Numerical simulation studies of jet rapid solidification technology for magnetic materials: a review

Jet rapid solidification (JRS) is a key process to obtain the ribbon of magnetic materials. Numerical simulation is an effective method to analyze real-time distribution of status parameters during the JRS process and optimize the process. In this paper, the numerical simulation research in two JRS processes, namely, planar flow casting (PFC) and melt spinning (MS), is reviewed. First, based on the principle of rapid solidification, the working principles of PFC and MS processes are summarized and distinguished. The theoretical models, analytical models, and research methods of PFC and MS processes are further introduced and compared in three main research aspects, denoted as melt puddle, cooling roller, and inclusions in the tundish.

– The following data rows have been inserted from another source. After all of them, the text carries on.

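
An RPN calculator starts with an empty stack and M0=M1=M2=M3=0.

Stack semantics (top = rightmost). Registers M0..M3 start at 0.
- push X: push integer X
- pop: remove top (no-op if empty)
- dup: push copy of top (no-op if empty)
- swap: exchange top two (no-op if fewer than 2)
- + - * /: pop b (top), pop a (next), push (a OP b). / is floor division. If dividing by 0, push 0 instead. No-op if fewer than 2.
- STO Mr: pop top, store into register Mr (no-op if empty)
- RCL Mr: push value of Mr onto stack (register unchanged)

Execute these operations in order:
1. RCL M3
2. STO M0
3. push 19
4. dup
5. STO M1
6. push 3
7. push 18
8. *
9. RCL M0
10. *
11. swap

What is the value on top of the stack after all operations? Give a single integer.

After op 1 (RCL M3): stack=[0] mem=[0,0,0,0]
After op 2 (STO M0): stack=[empty] mem=[0,0,0,0]
After op 3 (push 19): stack=[19] mem=[0,0,0,0]
After op 4 (dup): stack=[19,19] mem=[0,0,0,0]
After op 5 (STO M1): stack=[19] mem=[0,19,0,0]
After op 6 (push 3): stack=[19,3] mem=[0,19,0,0]
After op 7 (push 18): stack=[19,3,18] mem=[0,19,0,0]
After op 8 (*): stack=[19,54] mem=[0,19,0,0]
After op 9 (RCL M0): stack=[19,54,0] mem=[0,19,0,0]
After op 10 (*): stack=[19,0] mem=[0,19,0,0]
After op 11 (swap): stack=[0,19] mem=[0,19,0,0]

Answer: 19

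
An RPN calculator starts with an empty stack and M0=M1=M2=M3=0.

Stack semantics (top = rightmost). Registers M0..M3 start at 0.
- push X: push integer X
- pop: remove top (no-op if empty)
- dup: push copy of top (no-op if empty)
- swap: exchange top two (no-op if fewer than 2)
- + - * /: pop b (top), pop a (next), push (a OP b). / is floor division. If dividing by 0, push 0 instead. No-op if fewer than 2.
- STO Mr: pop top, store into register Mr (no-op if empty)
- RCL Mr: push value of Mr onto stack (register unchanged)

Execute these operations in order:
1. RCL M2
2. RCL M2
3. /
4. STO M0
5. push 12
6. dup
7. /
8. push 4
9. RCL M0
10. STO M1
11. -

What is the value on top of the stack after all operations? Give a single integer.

After op 1 (RCL M2): stack=[0] mem=[0,0,0,0]
After op 2 (RCL M2): stack=[0,0] mem=[0,0,0,0]
After op 3 (/): stack=[0] mem=[0,0,0,0]
After op 4 (STO M0): stack=[empty] mem=[0,0,0,0]
After op 5 (push 12): stack=[12] mem=[0,0,0,0]
After op 6 (dup): stack=[12,12] mem=[0,0,0,0]
After op 7 (/): stack=[1] mem=[0,0,0,0]
After op 8 (push 4): stack=[1,4] mem=[0,0,0,0]
After op 9 (RCL M0): stack=[1,4,0] mem=[0,0,0,0]
After op 10 (STO M1): stack=[1,4] mem=[0,0,0,0]
After op 11 (-): stack=[-3] mem=[0,0,0,0]

Answer: -3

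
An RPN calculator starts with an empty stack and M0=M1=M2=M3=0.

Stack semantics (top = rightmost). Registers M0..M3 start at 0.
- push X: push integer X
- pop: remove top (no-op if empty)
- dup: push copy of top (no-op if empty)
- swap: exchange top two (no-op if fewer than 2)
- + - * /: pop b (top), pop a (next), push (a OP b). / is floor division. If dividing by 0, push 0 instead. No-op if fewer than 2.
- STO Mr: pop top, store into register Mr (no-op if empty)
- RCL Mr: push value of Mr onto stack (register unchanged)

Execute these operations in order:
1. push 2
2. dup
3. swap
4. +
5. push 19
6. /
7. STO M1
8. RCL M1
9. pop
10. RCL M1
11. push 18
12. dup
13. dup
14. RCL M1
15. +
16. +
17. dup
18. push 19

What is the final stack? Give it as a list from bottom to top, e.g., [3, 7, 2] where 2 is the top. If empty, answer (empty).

Answer: [0, 18, 36, 36, 19]

Derivation:
After op 1 (push 2): stack=[2] mem=[0,0,0,0]
After op 2 (dup): stack=[2,2] mem=[0,0,0,0]
After op 3 (swap): stack=[2,2] mem=[0,0,0,0]
After op 4 (+): stack=[4] mem=[0,0,0,0]
After op 5 (push 19): stack=[4,19] mem=[0,0,0,0]
After op 6 (/): stack=[0] mem=[0,0,0,0]
After op 7 (STO M1): stack=[empty] mem=[0,0,0,0]
After op 8 (RCL M1): stack=[0] mem=[0,0,0,0]
After op 9 (pop): stack=[empty] mem=[0,0,0,0]
After op 10 (RCL M1): stack=[0] mem=[0,0,0,0]
After op 11 (push 18): stack=[0,18] mem=[0,0,0,0]
After op 12 (dup): stack=[0,18,18] mem=[0,0,0,0]
After op 13 (dup): stack=[0,18,18,18] mem=[0,0,0,0]
After op 14 (RCL M1): stack=[0,18,18,18,0] mem=[0,0,0,0]
After op 15 (+): stack=[0,18,18,18] mem=[0,0,0,0]
After op 16 (+): stack=[0,18,36] mem=[0,0,0,0]
After op 17 (dup): stack=[0,18,36,36] mem=[0,0,0,0]
After op 18 (push 19): stack=[0,18,36,36,19] mem=[0,0,0,0]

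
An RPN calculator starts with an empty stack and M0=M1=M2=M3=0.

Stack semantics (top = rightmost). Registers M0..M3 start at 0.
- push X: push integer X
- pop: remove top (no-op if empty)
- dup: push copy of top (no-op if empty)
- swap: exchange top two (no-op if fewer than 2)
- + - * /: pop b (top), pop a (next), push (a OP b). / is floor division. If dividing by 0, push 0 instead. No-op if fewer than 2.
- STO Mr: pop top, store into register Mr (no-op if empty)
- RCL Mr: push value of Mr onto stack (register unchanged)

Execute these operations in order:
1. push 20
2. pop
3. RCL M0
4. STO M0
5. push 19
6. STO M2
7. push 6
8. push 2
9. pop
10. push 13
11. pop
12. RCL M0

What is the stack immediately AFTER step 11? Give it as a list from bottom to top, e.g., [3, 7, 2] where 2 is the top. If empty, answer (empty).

After op 1 (push 20): stack=[20] mem=[0,0,0,0]
After op 2 (pop): stack=[empty] mem=[0,0,0,0]
After op 3 (RCL M0): stack=[0] mem=[0,0,0,0]
After op 4 (STO M0): stack=[empty] mem=[0,0,0,0]
After op 5 (push 19): stack=[19] mem=[0,0,0,0]
After op 6 (STO M2): stack=[empty] mem=[0,0,19,0]
After op 7 (push 6): stack=[6] mem=[0,0,19,0]
After op 8 (push 2): stack=[6,2] mem=[0,0,19,0]
After op 9 (pop): stack=[6] mem=[0,0,19,0]
After op 10 (push 13): stack=[6,13] mem=[0,0,19,0]
After op 11 (pop): stack=[6] mem=[0,0,19,0]

[6]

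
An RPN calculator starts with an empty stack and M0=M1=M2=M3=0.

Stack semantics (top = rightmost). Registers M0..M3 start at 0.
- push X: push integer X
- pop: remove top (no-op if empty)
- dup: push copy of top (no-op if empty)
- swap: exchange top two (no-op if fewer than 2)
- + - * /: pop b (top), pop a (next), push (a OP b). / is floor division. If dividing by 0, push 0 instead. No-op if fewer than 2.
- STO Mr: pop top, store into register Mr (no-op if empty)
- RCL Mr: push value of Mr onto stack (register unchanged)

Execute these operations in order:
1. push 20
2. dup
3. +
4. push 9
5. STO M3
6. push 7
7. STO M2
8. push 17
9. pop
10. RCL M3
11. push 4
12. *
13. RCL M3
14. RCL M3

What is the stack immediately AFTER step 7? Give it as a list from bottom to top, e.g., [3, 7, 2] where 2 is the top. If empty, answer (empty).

After op 1 (push 20): stack=[20] mem=[0,0,0,0]
After op 2 (dup): stack=[20,20] mem=[0,0,0,0]
After op 3 (+): stack=[40] mem=[0,0,0,0]
After op 4 (push 9): stack=[40,9] mem=[0,0,0,0]
After op 5 (STO M3): stack=[40] mem=[0,0,0,9]
After op 6 (push 7): stack=[40,7] mem=[0,0,0,9]
After op 7 (STO M2): stack=[40] mem=[0,0,7,9]

[40]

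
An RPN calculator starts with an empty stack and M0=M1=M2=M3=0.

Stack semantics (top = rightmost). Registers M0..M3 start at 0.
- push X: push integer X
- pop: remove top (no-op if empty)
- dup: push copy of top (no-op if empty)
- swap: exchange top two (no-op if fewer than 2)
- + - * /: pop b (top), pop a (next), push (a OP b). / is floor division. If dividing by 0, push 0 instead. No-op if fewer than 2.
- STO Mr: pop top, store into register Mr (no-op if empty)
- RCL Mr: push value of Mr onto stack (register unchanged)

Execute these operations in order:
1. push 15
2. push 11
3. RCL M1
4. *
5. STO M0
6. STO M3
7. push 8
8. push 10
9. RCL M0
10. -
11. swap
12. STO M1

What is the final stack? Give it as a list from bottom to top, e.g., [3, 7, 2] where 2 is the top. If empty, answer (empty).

Answer: [10]

Derivation:
After op 1 (push 15): stack=[15] mem=[0,0,0,0]
After op 2 (push 11): stack=[15,11] mem=[0,0,0,0]
After op 3 (RCL M1): stack=[15,11,0] mem=[0,0,0,0]
After op 4 (*): stack=[15,0] mem=[0,0,0,0]
After op 5 (STO M0): stack=[15] mem=[0,0,0,0]
After op 6 (STO M3): stack=[empty] mem=[0,0,0,15]
After op 7 (push 8): stack=[8] mem=[0,0,0,15]
After op 8 (push 10): stack=[8,10] mem=[0,0,0,15]
After op 9 (RCL M0): stack=[8,10,0] mem=[0,0,0,15]
After op 10 (-): stack=[8,10] mem=[0,0,0,15]
After op 11 (swap): stack=[10,8] mem=[0,0,0,15]
After op 12 (STO M1): stack=[10] mem=[0,8,0,15]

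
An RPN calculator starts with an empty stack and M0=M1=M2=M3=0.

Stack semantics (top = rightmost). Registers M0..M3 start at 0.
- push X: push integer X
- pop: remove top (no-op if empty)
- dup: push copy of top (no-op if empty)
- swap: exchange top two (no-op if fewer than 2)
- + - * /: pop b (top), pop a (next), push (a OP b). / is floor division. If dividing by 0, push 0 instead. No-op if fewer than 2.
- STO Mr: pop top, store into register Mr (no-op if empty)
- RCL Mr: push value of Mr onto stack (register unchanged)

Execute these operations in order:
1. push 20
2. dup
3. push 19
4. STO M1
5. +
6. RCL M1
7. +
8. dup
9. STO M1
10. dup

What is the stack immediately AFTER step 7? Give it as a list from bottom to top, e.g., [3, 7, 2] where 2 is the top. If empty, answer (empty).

After op 1 (push 20): stack=[20] mem=[0,0,0,0]
After op 2 (dup): stack=[20,20] mem=[0,0,0,0]
After op 3 (push 19): stack=[20,20,19] mem=[0,0,0,0]
After op 4 (STO M1): stack=[20,20] mem=[0,19,0,0]
After op 5 (+): stack=[40] mem=[0,19,0,0]
After op 6 (RCL M1): stack=[40,19] mem=[0,19,0,0]
After op 7 (+): stack=[59] mem=[0,19,0,0]

[59]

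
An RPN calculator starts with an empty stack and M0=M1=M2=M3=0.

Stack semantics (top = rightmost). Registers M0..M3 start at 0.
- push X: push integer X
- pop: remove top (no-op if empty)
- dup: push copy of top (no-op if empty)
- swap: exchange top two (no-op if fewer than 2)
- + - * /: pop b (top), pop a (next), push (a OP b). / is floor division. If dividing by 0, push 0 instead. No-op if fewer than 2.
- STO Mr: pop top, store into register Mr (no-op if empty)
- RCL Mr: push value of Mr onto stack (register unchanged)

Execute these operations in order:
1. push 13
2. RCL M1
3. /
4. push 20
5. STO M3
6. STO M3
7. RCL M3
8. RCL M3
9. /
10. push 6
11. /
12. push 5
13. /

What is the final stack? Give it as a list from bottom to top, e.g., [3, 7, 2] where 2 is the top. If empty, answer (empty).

Answer: [0]

Derivation:
After op 1 (push 13): stack=[13] mem=[0,0,0,0]
After op 2 (RCL M1): stack=[13,0] mem=[0,0,0,0]
After op 3 (/): stack=[0] mem=[0,0,0,0]
After op 4 (push 20): stack=[0,20] mem=[0,0,0,0]
After op 5 (STO M3): stack=[0] mem=[0,0,0,20]
After op 6 (STO M3): stack=[empty] mem=[0,0,0,0]
After op 7 (RCL M3): stack=[0] mem=[0,0,0,0]
After op 8 (RCL M3): stack=[0,0] mem=[0,0,0,0]
After op 9 (/): stack=[0] mem=[0,0,0,0]
After op 10 (push 6): stack=[0,6] mem=[0,0,0,0]
After op 11 (/): stack=[0] mem=[0,0,0,0]
After op 12 (push 5): stack=[0,5] mem=[0,0,0,0]
After op 13 (/): stack=[0] mem=[0,0,0,0]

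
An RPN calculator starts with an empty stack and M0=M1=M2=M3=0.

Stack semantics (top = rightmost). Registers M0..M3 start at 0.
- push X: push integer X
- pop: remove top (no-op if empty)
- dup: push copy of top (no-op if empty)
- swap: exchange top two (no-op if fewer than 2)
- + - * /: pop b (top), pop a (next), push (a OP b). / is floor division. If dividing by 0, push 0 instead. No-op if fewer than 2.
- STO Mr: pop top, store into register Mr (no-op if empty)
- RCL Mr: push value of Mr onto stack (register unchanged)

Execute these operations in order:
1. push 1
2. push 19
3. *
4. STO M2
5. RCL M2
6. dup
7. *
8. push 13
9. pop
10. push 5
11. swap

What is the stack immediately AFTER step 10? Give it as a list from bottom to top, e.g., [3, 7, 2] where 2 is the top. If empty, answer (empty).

After op 1 (push 1): stack=[1] mem=[0,0,0,0]
After op 2 (push 19): stack=[1,19] mem=[0,0,0,0]
After op 3 (*): stack=[19] mem=[0,0,0,0]
After op 4 (STO M2): stack=[empty] mem=[0,0,19,0]
After op 5 (RCL M2): stack=[19] mem=[0,0,19,0]
After op 6 (dup): stack=[19,19] mem=[0,0,19,0]
After op 7 (*): stack=[361] mem=[0,0,19,0]
After op 8 (push 13): stack=[361,13] mem=[0,0,19,0]
After op 9 (pop): stack=[361] mem=[0,0,19,0]
After op 10 (push 5): stack=[361,5] mem=[0,0,19,0]

[361, 5]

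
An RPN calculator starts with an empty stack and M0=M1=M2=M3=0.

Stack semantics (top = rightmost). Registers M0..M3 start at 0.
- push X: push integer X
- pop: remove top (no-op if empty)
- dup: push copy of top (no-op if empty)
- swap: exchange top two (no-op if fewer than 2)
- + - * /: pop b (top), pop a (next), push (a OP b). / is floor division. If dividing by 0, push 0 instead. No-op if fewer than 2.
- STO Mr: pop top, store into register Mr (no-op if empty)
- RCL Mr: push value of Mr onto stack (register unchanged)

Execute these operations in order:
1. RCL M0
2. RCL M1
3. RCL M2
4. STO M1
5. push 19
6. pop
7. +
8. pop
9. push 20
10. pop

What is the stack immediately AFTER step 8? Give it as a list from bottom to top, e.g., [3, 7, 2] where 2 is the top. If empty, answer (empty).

After op 1 (RCL M0): stack=[0] mem=[0,0,0,0]
After op 2 (RCL M1): stack=[0,0] mem=[0,0,0,0]
After op 3 (RCL M2): stack=[0,0,0] mem=[0,0,0,0]
After op 4 (STO M1): stack=[0,0] mem=[0,0,0,0]
After op 5 (push 19): stack=[0,0,19] mem=[0,0,0,0]
After op 6 (pop): stack=[0,0] mem=[0,0,0,0]
After op 7 (+): stack=[0] mem=[0,0,0,0]
After op 8 (pop): stack=[empty] mem=[0,0,0,0]

(empty)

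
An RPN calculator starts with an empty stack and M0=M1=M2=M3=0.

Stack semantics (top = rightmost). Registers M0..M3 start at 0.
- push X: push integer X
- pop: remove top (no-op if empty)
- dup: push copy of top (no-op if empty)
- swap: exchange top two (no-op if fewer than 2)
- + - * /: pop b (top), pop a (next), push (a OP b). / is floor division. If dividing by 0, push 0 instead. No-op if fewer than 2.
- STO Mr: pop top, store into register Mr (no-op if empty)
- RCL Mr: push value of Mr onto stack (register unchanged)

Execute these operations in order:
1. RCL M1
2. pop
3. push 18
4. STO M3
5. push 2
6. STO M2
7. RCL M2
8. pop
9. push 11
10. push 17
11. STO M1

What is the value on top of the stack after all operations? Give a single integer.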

Regarding the melt puddle, the influence of the melt puddle on the thickness of rapidly solidified ribbons is analyzed. The flow behavior and heat transfer analysis of melt puddle are discussed. In terms of the cooling roller, numerical analyses of the cooling roller structure optimization, parameter optimization, and “fluid–solid-thermal” coupling are summarized. Moreover, the simulation of the movement of inclusions in the PFC tundish is compared. Lastly, the current challenges and future opportunities are also addressed. The development of high-quality JRS ribbons has significant theoretical, social, and economic significance because its quality and stability determine the final characteristics of magnets. Therefore, the application of numerical simulation technology in the JRS process is beneficial for optimizing process routes and system structures, achieving the visual tracking of process, and objectively guiding the development of new JRS equipment.